Pressions politiques et poids des lobbies
«Il y a eu des actes de malveillance à mon encontre, relate-t-il calmement.
Des personnes travaillant pour la Fédération du commerce et de la distribution
- qui regroupe la plupart des hypermarchés et supermarchés en France - sont
venues dans un salon du livre auquel je participais en tant qu'éditeur et ont
fait pression sur moi pour que j'arrête mon combat. Ils m'ont dit qu'ils
avaient le pouvoir de me faire virer. J'ai appris par la suite qu'ils avaient
également parlé à mon patron». Seulement, Arash Derambarsh l'assure, il n'est
pas «du genre à avoir peur». Au contraire, ces réactions hostiles le confortent
dans son engagement. Il poursuit: «Ces mêmes personnes sont allées voir
directement les parlementaires par la suite en les menaçant de supprimer les
subventions accordées aux associations sportives de leurs circonscriptions
s'ils votaient cette proposition de loi». Des propos contestés par la FCD qui a
reconnu avoir eu «une vive discussion» avec lui, mais a nié avoir exercé des
pressions de quelque sorte que ce soit.
« Ils s'en sont pris directement à mon mandat »
Enfin, l'homme entend régler ses comptes avec «les élus de la République».
«Certains députés et sénateurs, de droite comme de gauche, sont aussi venus me
voir les mois précédant le vote. Ils m'ont dit: “Arash, ce n'est pas nécessaire
d'aller plus loin dans ce combat. La législation actuelle est déjà très
bonne”». Puis, selon ses dires, les propos ont été de plus en plus virulents.

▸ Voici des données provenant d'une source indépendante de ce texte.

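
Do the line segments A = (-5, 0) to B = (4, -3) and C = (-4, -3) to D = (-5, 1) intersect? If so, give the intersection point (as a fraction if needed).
Yes; intersection at (-52/11, -1/11) (t = 1/33 on AB, s = 8/11 on CD)

Parametrize AB as A + t(B − A) = (-5 + 9 t, 0 + -3 t) and CD as C + s(D − C) = (-4 + -1 s, -3 + 4 s). Solve the linear system for (t, s). Determinant = -33 ≠ 0, so a unique intersection of the containing lines exists. Solution: t = 1/33, s = 8/11 — both in [0, 1], so the segments cross. Intersection point: (-52/11, -1/11).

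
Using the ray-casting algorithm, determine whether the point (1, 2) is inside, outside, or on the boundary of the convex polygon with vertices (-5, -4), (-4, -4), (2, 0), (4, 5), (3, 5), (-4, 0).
The point (1, 2) lies strictly inside the polygon

Cast a horizontal ray to the right from the query point and count how many polygon edges it crosses (each edge strictly once or zero times, handled with the usual half-open convention). 
Parity of crossings → odd ⇒ inside.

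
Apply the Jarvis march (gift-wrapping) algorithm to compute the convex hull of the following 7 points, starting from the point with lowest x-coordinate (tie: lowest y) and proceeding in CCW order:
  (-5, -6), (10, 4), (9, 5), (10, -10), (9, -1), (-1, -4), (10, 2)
Hull (CCW) = [(-5, -6), (10, -10), (10, 4), (9, 5)]

Jarvis march: at each step, from the current hull vertex p, select the next vertex q as the point such that every other point lies strictly to the left of (or on) the directed line p → q. (Equivalently: for every other point r, the cross product (q − p) × (r − p) ≥ 0.)
Starting point (lowest x, tie lowest y): (-5, -6). Wrap until returning to start. Resulting hull: (-5, -6), (10, -10), (10, 4), (9, 5).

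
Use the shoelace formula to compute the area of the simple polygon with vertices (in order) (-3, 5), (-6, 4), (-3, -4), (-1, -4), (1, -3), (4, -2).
Area = 93/2

Shoelace formula: Area = (1/2) |Σ_i (x_i · y_{i+1} − x_{i+1} · y_i)| (indices mod n). Compute each cross term:
  (-3)(4) − (-6)(5) = 18
  (-6)(-4) − (-3)(4) = 36
  (-3)(-4) − (-1)(-4) = 8
  (-1)(-3) − (1)(-4) = 7
  (1)(-2) − (4)(-3) = 10
  (4)(5) − (-3)(-2) = 14
Sum = 93, so (signed) Area = 93/2 = 93/2, |Area| = 93/2.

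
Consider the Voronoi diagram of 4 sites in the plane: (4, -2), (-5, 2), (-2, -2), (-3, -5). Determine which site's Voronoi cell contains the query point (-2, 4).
Nearest site = (-5, 2)

The Voronoi cell of site s contains exactly those query points closer to s than to any other site. Compute squared distances from q = (-2, 4) to each site:
  (-5 − -2)² + (2 − 4)² = 13
  (-2 − -2)² + (-2 − 4)² = 36
  (4 − -2)² + (-2 − 4)² = 72
  (-3 − -2)² + (-5 − 4)² = 82
Minimum is attained by (-5, 2), so q lies in its Voronoi cell.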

«Par la suite, ils m'ont rappelé que je n'étais qu'un simple conseiller
municipal, et qu'il ne fallait pas que je les oblige à aller voir le maire de
Courbevoie. Là, ils s’en prenaient directement à mon mandat. Une fonction pour
laquelle j'ai été élu quand même», explique-t-il, dénonçant les «pressions d'un
système». «J'ai été déçu de certains», poursuit-il, déplorant notamment que le
candidat Les Républicains à la présidentielle, François Fillon, ne l'ait jamais
reçu pour discuter de cette question absente de son programme.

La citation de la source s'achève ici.